Today, the first reading from Exodus deals with the problem with the Amalekites. Amalek was a nation of nomads that controlled the northeast part of the Sinai peninsula and the southern part of Negeb. The Amalekites were not happy to have the Israelites moving through the outskirts of their territory, and they sent bands of scouts to trail them. According to Deuteronomy 25:18, the Amalekite raiders would kill off the weakest of the Israelites who lagged behind the main camp—that would be the ill, the elderly, poor families with many children, and so on. The Amalekites were an ancient expression of the culture of death. 

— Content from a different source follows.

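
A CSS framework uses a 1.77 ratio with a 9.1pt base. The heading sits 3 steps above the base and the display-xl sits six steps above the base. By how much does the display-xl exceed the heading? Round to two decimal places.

Step 3: 9.1 × 1.77³ = 50.4616pt
Step 6: 9.1 × 1.77⁶ = 279.8214pt
Difference: 279.8214 − 50.4616 = 229.3598pt

229.36pt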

On their way to Mount Sinai, the Israelites were attacked outright by the bulk of the Amalekite forces, and they were forced to respond despite the fact that they were not military men, but former slaves, and had few if any proper weapons. It was a situation of great peril that could have ended with the complete annihilation of the Israelite people in the middle of a desert wasteland. 

The young man Joshua went out to lead the forces the Israelites could muster while Moses went to the mountain top to beseech God in prayer. The moral sense of this text is a good example of the complementarity of prayer and action, ora et labora. The people fight and pray—both are necessary for the same reason that faith and works operate together. 

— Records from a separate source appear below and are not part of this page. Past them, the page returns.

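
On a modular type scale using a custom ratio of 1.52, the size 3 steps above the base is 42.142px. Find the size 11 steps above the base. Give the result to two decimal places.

1200.78px

42.142 × 1.52⁸ = 42.142 × 28.49369 ≈ 1200.781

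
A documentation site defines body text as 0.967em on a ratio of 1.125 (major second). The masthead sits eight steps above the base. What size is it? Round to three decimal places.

2.481em

Every step multiplies by the scale ratio.
0.967 × 1.125⁸ = 0.967 × 2.56578 ≈ 2.481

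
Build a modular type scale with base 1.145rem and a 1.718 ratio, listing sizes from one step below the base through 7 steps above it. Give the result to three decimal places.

0.666rem, 1.145rem, 1.967rem, 3.379rem, 5.806rem, 9.975rem, 17.136rem, 29.440rem, 50.579rem

Step -1: 1.145 ÷ 1.718 = 0.666
Step 0: 1.145rem
Step 1: 1.145 × 1.718 = 1.967
Step 2: 1.145 × 1.718² = 3.379
Step 3: 1.145 × 1.718³ = 5.806
Step 4: 1.145 × 1.718⁴ = 9.975
Step 5: 1.145 × 1.718⁵ = 17.136
Step 6: 1.145 × 1.718⁶ = 29.440
Step 7: 1.145 × 1.718⁷ = 50.579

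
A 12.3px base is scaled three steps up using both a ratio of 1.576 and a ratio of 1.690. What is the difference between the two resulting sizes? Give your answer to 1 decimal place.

11.2px

At 1.576: 12.3 × 1.576³ = 48.148px
At 1.690: 12.3 × 1.690³ = 59.370px
Difference: 59.370 − 48.148 = 11.222px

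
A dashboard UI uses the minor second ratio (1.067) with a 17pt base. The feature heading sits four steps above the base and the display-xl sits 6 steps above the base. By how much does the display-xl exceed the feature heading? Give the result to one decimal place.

3.1pt

Step 4: 17.0 × 1.067⁴ = 22.035pt
Step 6: 17.0 × 1.067⁶ = 25.086pt
Difference: 25.086 − 22.035 = 3.051pt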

How curious that Moses’s prayers are necessary! Why doesn’t God just send victory without them? Surely, he could! Yet this is the mystery of God’s will: that he chooses to incorporate our participation in the fulfillment of his plans. He ordains to grant victory to Israel through Moses’s intercession. Prayer is a cooperation with God’s will for us. 

In the Old Testament, there were no “secular” wars. Every battle was both a physical and spiritual conflict because the opposing armies always called their respective gods. The conflict of nations was the conflict of their divinities, and the stronger divinities won. So here as well there is a spiritual battle going on between the Lord God of Israel and the gods of the Amalekites, just as earlier in Exodus, the Lord took on the gods of Egypt through the ten plagues, defeating the Nile god, the crop god, the livestock gods, the sun god, and so on. In spiritual conflict, prayer is vital. God chooses to use it as his means to victory. This calls to mind later spiritual conflicts in the ministry of Jesus. When the disciples cannot defeat the demon, the Lord tells them, “This kind cannot be driven out by anything but prayer and fasting. (Mark 9:29)

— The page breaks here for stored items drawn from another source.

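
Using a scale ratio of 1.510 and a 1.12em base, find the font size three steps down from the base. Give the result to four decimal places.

A modular type scale is a geometric sequence: sizeₙ = base × rⁿ.
1.12 ÷ 1.510³ = 1.12 ÷ 3.44295 ≈ 0.3253

0.3253em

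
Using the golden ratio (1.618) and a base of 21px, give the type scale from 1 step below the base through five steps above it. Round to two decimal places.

12.98px, 21.00px, 33.98px, 54.98px, 88.95px, 143.92px, 232.87px

Step -1: 21.0 ÷ 1.618 = 12.98
Step 0: 21px
Step 1: 21.0 × 1.618 = 33.98
Step 2: 21.0 × 1.618² = 54.98
Step 3: 21.0 × 1.618³ = 88.95
Step 4: 21.0 × 1.618⁴ = 143.92
Step 5: 21.0 × 1.618⁵ = 232.87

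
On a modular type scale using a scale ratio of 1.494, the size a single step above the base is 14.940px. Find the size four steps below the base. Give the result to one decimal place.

14.940 ÷ 1.494⁵ = 14.940 ÷ 7.44309 ≈ 2.007

2.0px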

Pope Benedict XVI points out that Moses, with both arms lifted up in prayer, strikes a pose on the mountaintop much like Christ on the Cross. So, we can see Moses here as a type of Christ prefiguring the great prayer to the Father that was the passion and crucifixion, the great prayer which definitively defeated the enemy of God’s people. We participate in that great Prayer of Christ on the cross at every Mass. 

People are surprised sometimes to discover that the Christian life is a battle. They supposed that things would be easier after baptism or after conversion. But you see, slaves don’t have to fight. In Egypt, the Israelites weren’t in the army; they just slaved away in obedience to their Egyptian masters. That’s like the life of sin: it’s not really a struggle. You don’t fight temptation; you just obey it. It’s not slaves but free men who have to fight, who have to serve in the army. So, it is in the spiritual life. When we leave our addiction behind, having experienced conversion, we enter this life of freedom but discover that freedom entails struggle, that freedom cannot be maintained without fighting. 

What gives us power to fight? Prayer. That’s the true source of our victory. But it must be persevering prayer that continues until the final victory is won.